La vigne souffre. Avant même le coup d’arrêt donné à l’économie mondiale par le covid-19, le secteur viticole souffrait. Aujourd’hui s’organise la distillation de surplus afin de vider les caves à la veille des vendanges. Dans le même temps, la vigne connaît son lot d’aléas climatiques, grêle en tête, et de pression de maladies comme le mildiou. Les perspectives s’assombrissent. Une légende à l’origine même de la vigne et du vin me revient, qui exprime la douleur face à la dureté de la réalité, et la douceur, née de la capacité à la surmonter.
Le mythe figure chez Ovide, au er siècle, sous une forme simple: mort accidentellement en offrant une grappe de raisins à Dionysos, Ampélos, jeune satyre de Thrace, est transformé en étoile dans la constellation du vendangeur. Il est repris sous la plume de Nonnos de Panapolis dans les Dionysiaques au Ve siècle. Le poète grec construit une histoire quasiment nouvelle, « un récit absent de la littérature antique qui s’affranchit de la tradition» selon l’helléniste Nicole Kröll.

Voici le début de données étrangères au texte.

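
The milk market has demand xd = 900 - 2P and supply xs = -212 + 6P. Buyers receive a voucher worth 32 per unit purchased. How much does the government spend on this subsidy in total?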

Dionysos aimait le beau satyre. Lorqu’Ampélos est tué par un taureau furieux selon les plans de la déesse Héra, Dionysos verse de l’ambroisie, le nectar de l’Olympe, sur les plaies de son corps. A la vue du dieu fou de chagrin, prises de pitié, les Moires, qui tissent les Destinées, accordent alors une seconde vie au satyre en le changeant en vigne :
« Et, tandis que Dionysos gémit, voici qu’une grande merveille se produit sous ses yeux.
Le corps sans vie se redressa, ondulent tel un reptile,
Et Ampelos serpentant devint une délicieuse plante fertile.
A mesure que le corps sans vie se métamorphose,
Son ventre s’étire et devient tronc, ses doigts vrilles et ses pieds racines.
Les rinceaux de ses boucles furent grappes,
Sa peau de faon se couvrit d’une chatoyante floraison de fruits,
Des pampres naquirent de son long col,
Le coude replié n’est qu’un sarment tendant ses raisins,
Son front aux volutes cornues s’incline sous le poids des grappes.
Ce qui fut son ami devint son doux ombrage.
Dionysos mord le raisin, goûte au brûlant breuvage.
Et le sang d’Ampelos rosit ses blanches mains. »

Le jus de la vigne, de la vie renaissante jaillit comme un sang nourricier de la main de Dionysos, qui en tire le premier vin des mortels. Par là, il se guérit lui-même de son chagrin, sublime sa douleur pour mieux accomplir sa mission terrestre : faire connaître le vin aux hommes et leur enseigner l’art de le faire.
La légende subsiste telle quelle, sans autre référence après Nonnos de Panapolis, et sans grandes représentations iconographiques d’Ampélos. Tombé dans l’oubli ? Pas tout à fait. Le jeune et beau satyre est entré dans l’histoire et dans notre langage par l’ampélographie, science qui étudie les cépages. Malgré les coups d’arrêt, les coups de mildiou, les coups du sort, la vigne, telle Ampélos, renaît toujours.